Tell Gus what you think, but remember- you are in his home. Be a good guest.
For me, complex parsing engines validate the existence of unit tests. Unit tests never forget a step, never miscount the number of columns you've indented a line, never remember that this was the right output when it was that. And nothing finds cross-module regressions like unit tests, as Duncan Wilcox points out in a comment to Wil Shipley's original post.
Try writing a VT102 emulator and passing the complete standard test suite without unit tests. I dare you.
Posted by Ben Stiglitz at September 24th 2005 08:29 AM
Is'nt that more like regression testing rather than unit testing?
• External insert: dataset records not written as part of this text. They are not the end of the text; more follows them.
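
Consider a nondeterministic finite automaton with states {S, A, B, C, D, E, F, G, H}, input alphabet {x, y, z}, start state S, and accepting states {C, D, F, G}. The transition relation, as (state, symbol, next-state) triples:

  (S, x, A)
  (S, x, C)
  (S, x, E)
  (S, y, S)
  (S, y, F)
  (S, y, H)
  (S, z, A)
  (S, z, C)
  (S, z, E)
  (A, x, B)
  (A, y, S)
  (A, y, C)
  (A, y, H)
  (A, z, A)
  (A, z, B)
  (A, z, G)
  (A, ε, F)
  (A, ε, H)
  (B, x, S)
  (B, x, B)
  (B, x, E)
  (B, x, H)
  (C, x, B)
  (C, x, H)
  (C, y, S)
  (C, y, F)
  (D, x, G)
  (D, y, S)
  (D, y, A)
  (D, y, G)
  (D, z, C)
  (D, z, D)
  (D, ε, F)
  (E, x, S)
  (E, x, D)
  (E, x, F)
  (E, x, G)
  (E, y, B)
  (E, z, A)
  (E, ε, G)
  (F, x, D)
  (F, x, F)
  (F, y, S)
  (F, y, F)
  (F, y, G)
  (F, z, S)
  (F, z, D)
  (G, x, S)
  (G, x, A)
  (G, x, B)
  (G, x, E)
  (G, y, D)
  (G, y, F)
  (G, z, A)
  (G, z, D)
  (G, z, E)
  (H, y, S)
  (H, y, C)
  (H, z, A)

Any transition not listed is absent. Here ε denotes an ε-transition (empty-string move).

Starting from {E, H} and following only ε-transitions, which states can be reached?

Begin with {E, H}.
ε-move E → G; add G.

{E, G, H}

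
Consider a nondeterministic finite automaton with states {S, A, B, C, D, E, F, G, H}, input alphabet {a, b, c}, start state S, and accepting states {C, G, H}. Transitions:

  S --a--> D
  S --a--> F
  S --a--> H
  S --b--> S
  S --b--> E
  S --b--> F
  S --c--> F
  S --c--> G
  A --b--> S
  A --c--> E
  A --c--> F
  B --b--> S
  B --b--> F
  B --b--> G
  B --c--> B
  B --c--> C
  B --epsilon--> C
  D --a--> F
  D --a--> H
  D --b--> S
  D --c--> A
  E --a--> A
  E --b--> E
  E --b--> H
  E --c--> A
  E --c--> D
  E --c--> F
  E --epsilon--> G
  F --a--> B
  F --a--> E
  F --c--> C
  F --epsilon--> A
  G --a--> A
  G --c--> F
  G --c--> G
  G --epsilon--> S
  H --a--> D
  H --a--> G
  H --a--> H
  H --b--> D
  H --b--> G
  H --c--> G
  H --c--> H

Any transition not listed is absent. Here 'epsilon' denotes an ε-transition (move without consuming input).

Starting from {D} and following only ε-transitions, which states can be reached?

{D}

Begin with {D}.
No ε-moves leave this set, so the closure equals the set itself.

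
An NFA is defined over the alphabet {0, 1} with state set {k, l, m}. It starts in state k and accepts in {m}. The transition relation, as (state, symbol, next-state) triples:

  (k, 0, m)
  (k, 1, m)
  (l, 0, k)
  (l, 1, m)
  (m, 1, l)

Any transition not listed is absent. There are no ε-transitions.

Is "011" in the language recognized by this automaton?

Yes

Start in {k}.
Read '0': k→{m}; now {m}.
Read '1': m→{l}; now {l}.
Read '1': l→{m}; now {m}.
The final set {m} contains the accepting state m.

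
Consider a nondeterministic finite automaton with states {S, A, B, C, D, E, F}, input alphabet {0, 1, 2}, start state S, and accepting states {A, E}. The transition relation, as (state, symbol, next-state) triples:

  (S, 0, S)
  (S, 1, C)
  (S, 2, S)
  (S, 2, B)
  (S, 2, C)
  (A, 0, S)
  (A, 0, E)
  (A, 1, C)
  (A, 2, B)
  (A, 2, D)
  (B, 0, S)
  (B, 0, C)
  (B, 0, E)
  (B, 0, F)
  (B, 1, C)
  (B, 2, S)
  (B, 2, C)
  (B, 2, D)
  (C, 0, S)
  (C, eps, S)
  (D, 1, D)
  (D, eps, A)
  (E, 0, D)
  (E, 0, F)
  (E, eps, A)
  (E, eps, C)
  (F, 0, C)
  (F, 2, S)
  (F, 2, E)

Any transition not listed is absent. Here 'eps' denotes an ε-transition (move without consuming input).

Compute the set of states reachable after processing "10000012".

Start in {S}.
Read '1': {S} → {S, C}.
Read '0': {S, C} → {S}.
Read '0': {S} → {S}.
Read '0': {S} → {S}.
Read '0': {S} → {S}.
Read '0': {S} → {S}.
Read '1': {S} → {S, C}.
Read '2': {S, C} → {S, B, C}.

{S, B, C}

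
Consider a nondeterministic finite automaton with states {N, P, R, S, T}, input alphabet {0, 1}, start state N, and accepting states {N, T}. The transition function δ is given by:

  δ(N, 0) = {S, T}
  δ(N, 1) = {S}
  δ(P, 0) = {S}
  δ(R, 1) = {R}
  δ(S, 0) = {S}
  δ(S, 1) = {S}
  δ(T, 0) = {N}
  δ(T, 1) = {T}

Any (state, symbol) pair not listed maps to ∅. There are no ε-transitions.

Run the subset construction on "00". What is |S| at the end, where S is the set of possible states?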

Posted by Lemont Washington at September 24th 2005 10:48 AM
It's true that well-constructed unit tests do double duty as regression tests once a component is in a later stage of development, but unit tests are, of course, more than that; namely, you write them before you write bugs, instead of after you find them.
Posted by Ben Stiglitz at September 24th 2005 11:58 AM
Out of curiosity, what unit testing framework did you use and how do you like it?
Posted by Mike Bultrowicz at September 26th 2005 12:30 PM
I use the sen testing framework that comes with xcode 2.1. It's alright, although I'd rather be using UnitKit - it just feels better for some reason.